Simulation of flow pattern transitions in the Euler-Euler framework

Two-phase flows occurring in nature or industrial applications frequently involve gas-liquid interfaces which vary over a wide range of scales. Simultaneously, within one flow domain there might be very small bubbles or droplets, but also large interfaces as e.g. caused by stratification due to gravity. In addition transitions between these different morphologies may occur such as bubble entrainment by jets or breaking waves, droplet generation from wave crests or the generation of large gas structures out of smaller ones by coalescence. Such flow situations are very challenging from the modelling point of view. At least for medium and large size flow domains it is not possible to resolve all interfacial scales down to the smallest ones because this would lead to a number of cells of the numerical grid which would exceed todays computing capacity by far. Consequently there will be interfaces smaller and larger than the computational grid.

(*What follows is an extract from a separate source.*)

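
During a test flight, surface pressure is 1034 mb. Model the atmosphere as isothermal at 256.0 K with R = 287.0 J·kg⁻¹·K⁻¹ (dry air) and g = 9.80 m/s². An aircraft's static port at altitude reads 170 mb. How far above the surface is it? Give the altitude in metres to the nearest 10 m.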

Clearly the smaller ones should be considered by appropriate sub-grid models while the larger ones should be simulated.
Up to now there is no CFD approach established for such flow situations. One promising approach is the so-called GENeralized TwO-Phase Flow concept (GENTOP) which was recently developed at Helmholtz-Zentrum Dresden – Rossendorf. It bases on the two-fluid multi-field approach. Beside one or several fields representing the dispersed morphologies of gas and/or liquid potentially continuous phases for gas and liquid are introduced. Interfaces between these potentially continuous fields are statistically resolved if the local volume fraction is large enough. If this is not the case, closure models for the disperse phase are applied. For this reason it is called potentially continuous phase. The coupling of the dispersed and potentially continuous fields is done basing on a population balance. The knowledge on the typical length scale of a gas or liquid structure allows its presentation in the corresponding field. Transitions can be modelled as coalescence and breakup processes which are in agreement with the involved physical phenomena.
The concept was previously implemented in the CFX-code of ANSYS and tested considering only one continuous field for liquid, but disperse fields and a potentially continuous field for gas. Demonstration cases involve the bubble entrainment by a plunging liquid jet, generation of large bubbles out of small ones due to coalescence in a bubble column, collapse of a water column with transitions from continuous to disperse morphologies of the gas in the beginning and the vice versa process in the later phase and the simulation churn-turbulent pipe flows. Recently first simulations were done for boiling in a side wall heated vertical pipe. Single phase liquid enters the pipe from below with slight sub-cooling. Steam bubbles are generated at the wall and continue to increase and coalesce producing large bubbles which migrate to the pipe center caused by the inversion of the lateral lift force. Finally large gas structures are observed in the pipe center leasing to a transition to annular flow. The simulation involves the transition between bubbly flow and churn-turbulent flow regime and a starting transition to annular flow. In the talk the GENTOP concept and selected demonstration cases with focus on the new simulations on boiling in the heated pipe are presented. Also some recent developments to implement a similar approach in OpenFOAM are presented.